В ночь на тринадцатое ноября случилось несчастье с послушником Юлианом. Многие и его сочли знамением, невзирая на неприличную подробность: послушник явился на стену голым. Меж тем монахам запрещалось спать без нижней ряски и портов, молодым послушникам – тем более. Всякое обнажение вызывает помыслы, почему сказано: «Да не будет в обители баня!»
Голого Юлиана увидели стрельцы, монахи, поднявшиеся к службе первого часу дня, на самом краешке восхода, и венгерские пушкари, рубанувшие пробными ядрами по осевшей стене. Вторым залпом шарахнули по Юлиану дробом. Попало в кишки, неисцельно. Его укутали в стрелецкий кафтан, поволокли к старцу-лекарю. Сгоряча Юлиан не услышал боли, хихикал от щекотки.
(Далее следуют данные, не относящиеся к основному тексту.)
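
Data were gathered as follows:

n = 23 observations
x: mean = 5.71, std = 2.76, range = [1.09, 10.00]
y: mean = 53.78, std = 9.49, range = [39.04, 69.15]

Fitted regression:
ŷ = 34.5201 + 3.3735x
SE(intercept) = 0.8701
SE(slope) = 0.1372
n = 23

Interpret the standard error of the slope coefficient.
The slope 3.3735 is pinned down to within about ±0.1372 (one SE) by these data — relative uncertainty 4.1%, i.e. precise.

SE(β̂₁) = s / √Sxx, where s is the residual standard deviation and Sxx = Σ(x − x̄)². It is the yardstick for how far β̂₁ = 3.3735 could plausibly be from the true slope.

Relative precision:
- SE / |β̂₁| = 0.1372 / 3.3735 = 4.1%
- Rule of thumb (under 20%: precise; 20% to under 50%: moderately precise; 50% or more: imprecise) → precise

Rough 95% range (±2 SE): 3.3735 ± 0.2744 → (3.0991, 3.6479).

What drives SE(β̂₁): more residual scatter → larger SE; larger n (here n = 23) → smaller SE; wider spread of x values → smaller SE.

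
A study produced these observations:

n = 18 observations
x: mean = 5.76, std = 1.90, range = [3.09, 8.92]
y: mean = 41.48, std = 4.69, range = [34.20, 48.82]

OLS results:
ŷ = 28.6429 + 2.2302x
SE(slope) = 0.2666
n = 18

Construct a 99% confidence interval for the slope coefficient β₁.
The 99% CI for β₁ is (1.4515, 3.0089)

Confidence interval for the slope:

The 99% CI for β₁ is: β̂₁ ± t*(α/2, n-2) × SE(β̂₁)

Step 1: Find critical t-value
- Confidence level = 0.99
- Degrees of freedom = n - 2 = 18 - 2 = 16
- t*(α/2, 16) = 2.9208

Step 2: Calculate margin of error
Margin = 2.9208 × 0.2666 = 0.7787

Step 3: Construct interval
CI = 2.2302 ± 0.7787
CI = (1.4515, 3.0089)

Interpretation: We are 99% confident that the true slope β₁ lies between 1.4515 and 3.0089.
Both endpoints are positive, so the data support a genuinely positive slope at this confidence level.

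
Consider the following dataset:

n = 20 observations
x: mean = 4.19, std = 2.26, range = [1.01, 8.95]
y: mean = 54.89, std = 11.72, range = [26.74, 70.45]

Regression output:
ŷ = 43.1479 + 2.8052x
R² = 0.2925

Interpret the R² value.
About 29.25% of the variability in y is accounted for by the regression on x (R² = 0.2925) — a weak linear fit.

R² = 1 − SS_res/SS_tot compares the residual scatter to the total scatter of y about its mean.

Here R² = 0.2925:
- Explained: 29.25% of the variation in y
- Unexplained (residual): 100% − 29.25% = 70.75%
- Rule of thumb (below 0.3 weak; 0.3 to below 0.7 moderate; 0.7 and above strong) → weak

Equivalently, for simple linear regression R² = r², so |r| = √0.2925 ≈ 0.5408.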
Возглашал:
– В ночи явилась мне Богородица, прекрасная ликом и телом, и повелела идти на стену, говоря: ты-де погибнешь, но обитель устоит!
У лекаря заскрежетал от боли, закатил глаза. Позвали Неупокоя и исповедника. Послушник вцепился в руку Неупокоя, снова залепетал о Богородице. Старец-исповедник строго спросил:
– Отчего ты решил, что Божья Матерь, а не соблазнительное видение?
– Прекрасна!..
– А нагим для чего пошёл на стену?
– Как поднялся, так и пошёл.
– Спал нагим! – уличил старец-исповедник. – Отсюда и соблазн.
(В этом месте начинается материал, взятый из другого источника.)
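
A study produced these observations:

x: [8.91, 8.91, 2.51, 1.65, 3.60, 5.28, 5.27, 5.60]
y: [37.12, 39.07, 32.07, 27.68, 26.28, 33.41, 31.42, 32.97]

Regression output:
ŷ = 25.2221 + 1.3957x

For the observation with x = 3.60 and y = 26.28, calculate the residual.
Residual = -3.9666

The residual is the difference between the actual value and the predicted value:

Residual = y - ŷ

Step 1: Calculate predicted value
ŷ = 25.2221 + 1.3957 × 3.60
ŷ = 30.2466

Step 2: Calculate residual
Residual = 26.28 - 30.2466
Residual = -3.9666

Interpretation: the model overestimates the actual value by 3.9666 at this point (negative residual → observation lies below the fitted line).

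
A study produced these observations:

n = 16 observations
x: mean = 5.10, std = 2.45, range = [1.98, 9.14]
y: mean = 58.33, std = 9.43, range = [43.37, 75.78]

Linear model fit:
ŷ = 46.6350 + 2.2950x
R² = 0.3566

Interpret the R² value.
The model explains 35.66% of the variance in y (R² = 0.3566), leaving 64.34% unexplained; the fit is moderate.

R² (coefficient of determination) measures the proportion of variance in y explained by the regression model.

Here R² = 0.3566:
- Explained: 35.66% of the variation in y
- Unexplained (residual): 100% − 35.66% = 64.34%
- Rule of thumb (below 0.3 weak; 0.3 to below 0.7 moderate; 0.7 and above strong) → moderate

Note: R² never decreases when predictors are added, so it should not be used alone to compare models of different size.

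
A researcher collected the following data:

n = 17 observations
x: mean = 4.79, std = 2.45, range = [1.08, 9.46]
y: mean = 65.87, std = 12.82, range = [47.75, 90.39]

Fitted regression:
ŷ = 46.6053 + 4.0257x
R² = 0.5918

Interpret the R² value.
About 59.18% of the variability in y is accounted for by the regression on x (R² = 0.5918) — a moderate linear fit.

The coefficient of determination R² is the fraction of the total variation in y that the fitted line accounts for.

Here R² = 0.5918:
- Explained: 59.18% of the variation in y
- Unexplained (residual): 100% − 59.18% = 40.82%
- Rule of thumb (below 0.3 weak; 0.3 to below 0.7 moderate; 0.7 and above strong) → moderate

Note: R² never decreases when predictors are added, so it should not be used alone to compare models of different size.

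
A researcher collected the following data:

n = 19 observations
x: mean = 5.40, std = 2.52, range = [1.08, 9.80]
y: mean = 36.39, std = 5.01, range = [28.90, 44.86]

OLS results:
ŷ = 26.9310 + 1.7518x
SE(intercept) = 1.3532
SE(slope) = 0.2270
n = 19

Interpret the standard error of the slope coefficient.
The slope 1.7518 is pinned down to within about ±0.2270 (one SE) by these data — relative uncertainty 13.0%, i.e. precise.

SE(β̂₁) = s / √Sxx, where s is the residual standard deviation and Sxx = Σ(x − x̄)². It is the yardstick for how far β̂₁ = 1.7518 could plausibly be from the true slope.

Relative precision:
- SE / |β̂₁| = 0.2270 / 1.7518 = 13.0%
- Rule of thumb (under 20%: precise; 20% to under 50%: moderately precise; 50% or more: imprecise) → precise

Link to interval estimation: a confidence interval for β₁ is β̂₁ ± t* × 0.2270, so SE sets the half-width per unit of t*.

What drives SE(β̂₁): larger n (here n = 19) → smaller SE; more residual scatter → larger SE.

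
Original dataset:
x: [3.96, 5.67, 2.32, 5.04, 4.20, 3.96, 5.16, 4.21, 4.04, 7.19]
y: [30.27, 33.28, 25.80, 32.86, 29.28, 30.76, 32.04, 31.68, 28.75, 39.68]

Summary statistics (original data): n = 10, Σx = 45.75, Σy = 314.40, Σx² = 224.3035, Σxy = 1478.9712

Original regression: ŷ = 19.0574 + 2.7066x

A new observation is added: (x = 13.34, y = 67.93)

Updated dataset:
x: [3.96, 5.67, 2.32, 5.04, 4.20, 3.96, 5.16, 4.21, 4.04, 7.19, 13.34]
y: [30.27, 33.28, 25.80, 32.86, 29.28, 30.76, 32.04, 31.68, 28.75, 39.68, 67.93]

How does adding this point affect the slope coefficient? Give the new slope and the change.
New slope β₁ = 3.9057 versus 2.7066 before: a change of +1.1991 (+44.3%).

x = 13.34 lies well outside the original x-range [2.32, 7.19] (x̄ ≈ 4.58), so this observation has high leverage and can move the slope substantially.

Step 1: Update the sums with the new point (n goes from 10 to 11)
Σx  = 45.75 + 13.34 = 59.09
Σy  = 314.40 + 67.93 = 382.33
Σx² = 224.3035 + 13.34² = 224.3035 + 177.9556 = 402.2591
Σxy = 1478.9712 + 13.34×67.93 = 1478.9712 + 906.1862 = 2385.1574

Step 2: Recompute the slope with b₁ = (nΣxy − ΣxΣy) / (nΣx² − (Σx)²)
Numerator   = 11×2385.1574 − 59.09×382.33 = 26236.7314 − 22591.8797 = 3644.8517
Denominator = 11×402.2591 − 59.09² = 4424.8501 − 3491.6281 = 933.2220
b₁(new) = 3644.8517 / 933.2220 = 3.9057

(Same formula on the original sums: (10×1478.9712 − 45.75×314.40) / (10×224.3035 − 45.75²) = 405.9120 / 149.9725 = 2.7066, matching the given fit.)

Step 3: Change in slope
Δβ₁ = 3.9057 − 2.7066 = +1.1991
Relative change = +1.1991 / 2.7066 × 100% = +44.3%
→ the slope increases when the point is added.

Because the point sits above the extension of the original line at a high-leverage x, it tilts the fit up.
In practice: refit with and without it and report both if conclusions differ.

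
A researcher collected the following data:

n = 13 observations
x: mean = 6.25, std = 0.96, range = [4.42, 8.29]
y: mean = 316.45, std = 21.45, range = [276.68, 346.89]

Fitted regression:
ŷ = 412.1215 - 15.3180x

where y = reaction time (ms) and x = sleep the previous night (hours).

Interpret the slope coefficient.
For each additional hour of sleep, predicted reaction time decreases by approximately 15.3180 ms.

The slope β₁ = -15.3180 gives the rate at which the fitted reaction time changes with sleep.

Interpretation:
- Sleep up by 1 hour → predicted reaction time decreases by 15.3180 ms
- This is a linear approximation: the same per-unit change is assumed across the whole observed x range
- The slope describes association in these data, not necessarily a causal effect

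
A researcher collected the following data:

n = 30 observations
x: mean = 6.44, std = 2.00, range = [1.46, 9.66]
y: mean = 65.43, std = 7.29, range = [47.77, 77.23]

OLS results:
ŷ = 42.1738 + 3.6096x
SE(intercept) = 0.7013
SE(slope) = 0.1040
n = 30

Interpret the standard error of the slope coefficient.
The slope 3.6096 is pinned down to within about ±0.1040 (one SE) by these data — relative uncertainty 2.9%, i.e. precise.

SE(β̂₁) = 0.1040 says: if we drew many samples of n = 30 from the same population and refit each time, the fitted slopes would scatter with a standard deviation of roughly 0.1040 around the true β₁.

Relative precision:
- SE / |β̂₁| = 0.1040 / 3.6096 = 2.9%
- Rule of thumb (under 20%: precise; 20% to under 50%: moderately precise; 50% or more: imprecise) → precise

Rough 95% range (±2 SE): 3.6096 ± 0.2080 → (3.4016, 3.8176).

What drives SE(β̂₁): wider spread of x values → smaller SE.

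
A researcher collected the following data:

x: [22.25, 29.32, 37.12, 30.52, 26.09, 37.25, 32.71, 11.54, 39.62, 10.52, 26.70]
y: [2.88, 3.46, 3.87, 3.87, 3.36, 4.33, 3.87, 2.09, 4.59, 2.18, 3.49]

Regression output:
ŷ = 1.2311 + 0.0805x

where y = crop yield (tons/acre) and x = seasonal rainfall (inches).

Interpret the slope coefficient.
An increase of one inch in rainfall is associated with a 0.0805 tons/acre increase in predicted crop yield.

The slope β₁ = 0.0805 gives the rate at which the fitted crop yield changes with rainfall.

Interpretation:
- Rainfall up by 1 inch → predicted crop yield increases by 0.0805 tons/acre
- The effect is assumed constant over the observed range of x (linearity)
- The sign (+) gives the direction; the magnitude 0.0805 gives the size of the effect per inch

(β₀ = 1.2311 is the fitted value at x = 0 and is not part of the slope interpretation.)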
У Юлиана от боли вновь стало перехватывать дыхание. Арсений вышел. На Никольской звоннице снова загомонил колокол, что-то там случилось нехорошее. По Кровавому пути туда уже спешили крестьяне, вооружённые кто чем горазд.
Венгерские орудия обрушили стену. Им осталось перелезть через ров и тысячной толпой отлично вооружённых и обученных солдат обрушиться на жалкий гарнизон. Правда, защитников в проломе собралось так много, что венграм предстояло пробираться через живых и мёртвых, как через завал человечьей плоти. Ужаснула Борнемиссу решимость этих людей, или он с Фаренсбахом, с немцами не смог договориться о совместных действиях, только до полудня венгры даже не выстрелили по мужикам и инокам, таскавшим к пролому брёвна и камни. Ещё одна необъяснимая странность в поведении опытных военачальников. Установив напротив пролома пушки, снаряженные железной сечкой, Нечаев через глашатая позвал на переговоры Борнемиссу: «А буде Францбек не подох, ин тоже зван!»
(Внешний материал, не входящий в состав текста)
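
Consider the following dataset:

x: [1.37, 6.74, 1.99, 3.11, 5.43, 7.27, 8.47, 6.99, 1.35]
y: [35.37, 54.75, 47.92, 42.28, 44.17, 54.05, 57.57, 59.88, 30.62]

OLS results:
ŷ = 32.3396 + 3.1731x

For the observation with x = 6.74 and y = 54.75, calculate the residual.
Residual = 1.0237

The residual is the difference between the actual value and the predicted value:

Residual = y - ŷ

Step 1: Calculate predicted value
ŷ = 32.3396 + 3.1731 × 6.74
ŷ = 53.7263

Step 2: Calculate residual
Residual = 54.75 - 53.7263
Residual = 1.0237

Sign check: y > ŷ, so the point is above the line and the fit underestimates here.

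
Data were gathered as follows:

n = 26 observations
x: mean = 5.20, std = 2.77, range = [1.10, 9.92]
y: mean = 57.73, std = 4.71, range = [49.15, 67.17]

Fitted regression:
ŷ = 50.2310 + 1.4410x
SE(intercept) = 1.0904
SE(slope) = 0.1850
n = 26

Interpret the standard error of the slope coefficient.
SE(slope) = 0.1850 measures the uncertainty in the estimated slope. The coefficient is estimated precisely (SE/|β̂₁| = 12.8%).

What SE measures:
- The standard error quantifies the sampling variability of the coefficient estimate
- It is the estimated standard deviation of β̂₁ across hypothetical repeated samples of the same size
- Smaller SE → more precise estimate

Relative precision:
- SE / |β̂₁| = 0.1850 / 1.4410 = 12.8%
- Rule of thumb (under 20%: precise; 20% to under 50%: moderately precise; 50% or more: imprecise) → precise

Link to interval estimation: a confidence interval for β₁ is β̂₁ ± t* × 0.1850, so SE sets the half-width per unit of t*.

What drives SE(β̂₁): more residual scatter → larger SE.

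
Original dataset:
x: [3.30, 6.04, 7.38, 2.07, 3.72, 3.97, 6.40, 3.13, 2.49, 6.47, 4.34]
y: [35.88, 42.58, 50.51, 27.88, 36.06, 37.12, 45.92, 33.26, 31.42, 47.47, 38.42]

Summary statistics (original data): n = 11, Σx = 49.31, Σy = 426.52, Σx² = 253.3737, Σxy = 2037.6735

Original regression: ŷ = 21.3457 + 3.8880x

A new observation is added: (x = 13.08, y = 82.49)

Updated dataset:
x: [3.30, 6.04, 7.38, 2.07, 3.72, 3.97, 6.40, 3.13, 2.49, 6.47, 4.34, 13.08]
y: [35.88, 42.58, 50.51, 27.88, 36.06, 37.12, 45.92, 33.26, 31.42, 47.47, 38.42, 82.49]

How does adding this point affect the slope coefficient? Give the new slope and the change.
New slope β₁ = 4.6982 versus 3.8880 before: a change of +0.8102 (+20.8%).

x = 13.08 lies well outside the original x-range [2.07, 7.38] (x̄ ≈ 4.48), so this observation has high leverage and can move the slope substantially.

Step 1: Update the sums with the new point (n goes from 11 to 12)
Σx  = 49.31 + 13.08 = 62.39
Σy  = 426.52 + 82.49 = 509.01
Σx² = 253.3737 + 13.08² = 253.3737 + 171.0864 = 424.4601
Σxy = 2037.6735 + 13.08×82.49 = 2037.6735 + 1078.9692 = 3116.6427

Step 2: Recompute the slope with b₁ = (nΣxy − ΣxΣy) / (nΣx² − (Σx)²)
Numerator   = 12×3116.6427 − 62.39×509.01 = 37399.7124 − 31757.1339 = 5642.5785
Denominator = 12×424.4601 − 62.39² = 5093.5212 − 3892.5121 = 1201.0091
b₁(new) = 5642.5785 / 1201.0091 = 4.6982

(Same formula on the original sums: (11×2037.6735 − 49.31×426.52) / (11×253.3737 − 49.31²) = 1382.7073 / 355.6346 = 3.8880, matching the given fit.)

Step 3: Change in slope
Δβ₁ = 4.6982 − 3.8880 = +0.8102
Relative change = +0.8102 / 3.8880 × 100% = +20.8%
→ the slope increases when the point is added.

A high-leverage point only changes the slope if it is off the original line; here y = 82.49 is above the original trend, so the slope increases.
In practice: refit with and without it and report both if conclusions differ.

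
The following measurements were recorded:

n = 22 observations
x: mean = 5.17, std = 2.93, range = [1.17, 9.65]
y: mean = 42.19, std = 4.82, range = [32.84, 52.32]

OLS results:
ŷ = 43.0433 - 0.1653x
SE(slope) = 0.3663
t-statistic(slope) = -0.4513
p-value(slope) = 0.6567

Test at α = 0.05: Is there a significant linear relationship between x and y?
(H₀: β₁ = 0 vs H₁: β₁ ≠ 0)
p-value = 0.6567 ≥ α = 0.05, so we fail to reject H₀. The relationship is not significant.

Hypothesis test for the slope coefficient:

H₀: β₁ = 0 (no linear relationship)
H₁: β₁ ≠ 0 (linear relationship exists)

Test statistic: t = β̂₁ / SE(β̂₁) = -0.1653 / 0.3663 = -0.4513

The p-value (0.6567) is the probability, under H₀, of a t-statistic at least as extreme as |t| = 0.4513 (two-sided, df = n − 2 = 20).

Decision rule: reject H₀ if p-value < α.
p-value = 0.6567 ≥ α = 0.05 → fail to reject H₀.

There is not sufficient evidence at the 5% significance level to conclude that a linear relationship exists between x and y.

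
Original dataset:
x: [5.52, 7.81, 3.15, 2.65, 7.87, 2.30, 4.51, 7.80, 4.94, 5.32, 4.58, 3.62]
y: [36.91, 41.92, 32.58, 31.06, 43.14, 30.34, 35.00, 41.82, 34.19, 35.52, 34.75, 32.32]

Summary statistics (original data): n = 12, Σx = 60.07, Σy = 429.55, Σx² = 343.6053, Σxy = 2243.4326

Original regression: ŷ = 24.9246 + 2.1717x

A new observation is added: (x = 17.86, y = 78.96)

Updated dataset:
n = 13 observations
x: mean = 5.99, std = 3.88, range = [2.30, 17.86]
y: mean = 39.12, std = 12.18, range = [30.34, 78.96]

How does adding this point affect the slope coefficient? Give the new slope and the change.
Adding the point moves β₁ from 2.1717 to 3.0975, i.e. it increases by 0.9258 (+42.6%).

x = 17.86 lies well outside the original x-range [2.30, 7.87] (x̄ ≈ 5.01), so this observation has high leverage and can move the slope substantially.

Step 1: Update the sums with the new point (n goes from 12 to 13)
Σx  = 60.07 + 17.86 = 77.93
Σy  = 429.55 + 78.96 = 508.51
Σx² = 343.6053 + 17.86² = 343.6053 + 318.9796 = 662.5849
Σxy = 2243.4326 + 17.86×78.96 = 2243.4326 + 1410.2256 = 3653.6582

Step 2: Recompute the slope with b₁ = (nΣxy − ΣxΣy) / (nΣx² − (Σx)²)
Numerator   = 13×3653.6582 − 77.93×508.51 = 47497.5566 − 39628.1843 = 7869.3723
Denominator = 13×662.5849 − 77.93² = 8613.6037 − 6073.0849 = 2540.5188
b₁(new) = 7869.3723 / 2540.5188 = 3.0975

(Same formula on the original sums: (12×2243.4326 − 60.07×429.55) / (12×343.6053 − 60.07²) = 1118.1227 / 514.8587 = 2.1717, matching the given fit.)

Step 3: Change in slope
Δβ₁ = 3.0975 − 2.1717 = +0.9258
Relative change = +0.9258 / 2.1717 × 100% = +42.6%
→ the slope increases when the point is added.

Because the point sits above the extension of the original line at a high-leverage x, it tilts the fit up.
In practice: refit with and without it and report both if conclusions differ; investigate whether it comes from the same population as the rest of the sample.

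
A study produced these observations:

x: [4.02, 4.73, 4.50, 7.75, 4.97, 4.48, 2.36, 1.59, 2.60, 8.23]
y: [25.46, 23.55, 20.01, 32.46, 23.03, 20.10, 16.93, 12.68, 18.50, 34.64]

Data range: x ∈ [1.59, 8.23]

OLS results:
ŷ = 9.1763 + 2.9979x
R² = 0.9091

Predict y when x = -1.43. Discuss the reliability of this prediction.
The equation gives ŷ = 4.8893; however x = -1.43 is 3.02 units below the observed range, so this extrapolated value should not be trusted.

Prediction calculation:
ŷ = 9.1763 + 2.9979 × (-1.43)
ŷ = 4.8893

Reliability:
- Data range: x ∈ [1.59, 8.23]
- Prediction point: x = -1.43 is 3.02 units below the observed range → this is EXTRAPOLATION, not interpolation

Why that matters here:
- Real relationships often flatten, saturate, or turn nonlinear at extremes
- R² describes fit only over the sampled x values; it says nothing about behaviour beyond them
- There are no observations near this x to validate the fitted line there

Report the number if required, but flag clearly that it is an extrapolation.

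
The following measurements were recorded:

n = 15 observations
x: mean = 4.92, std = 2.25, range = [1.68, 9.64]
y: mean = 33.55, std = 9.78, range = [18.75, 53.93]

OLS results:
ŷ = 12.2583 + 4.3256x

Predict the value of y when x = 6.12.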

Для убедительности на стену вывели пленных во главе с Кетлером. Борнемисса прискакал разряженный, без железной шапки, в шляпе с перьями и почему-то с седельным кошелём. Не для ключей ли от Никольских ворот? Фаренсбаха принесли на носилках – отяжелевшего, с застывшим страданием на бритом лице. Здоровые и сильные часто скисают от неопасной раны или лихорадки.
Переговоры шли отнюдь не при закрытых дверях, слушателей хватало. Трудно сказать, на какой исход надеялся Борнемисса. Нечаеву и старцам переговоры были нужны для укрепления духа стрельцов, монахов и крестьян. Пусть увидят вблизи лживое и не такое уж страшное лицо врага. Начал Нечаев, слегка срываясь на петуха:
– Какую обиду нанесли вам монахи? Вы лучше показывали бы рыцарство под Псковом!
Борнемисса говорил дольше переводчика, тот не всё запомнил:
– Псков обложен великой силой, скоро падёт без нас! Думайте, чернецы: великий князь не придёт к вам на помощь, засел в Москве. Сдавшись королю, вы получите большую духовную свободу, чем имели. Не стыдно ли вам мешаться в мирские распри? Не поддадитесь – к нам явится подкрепление, камня на камне не оставят от обители. Так уже было с монастырями под Полоцком, в Заволочье.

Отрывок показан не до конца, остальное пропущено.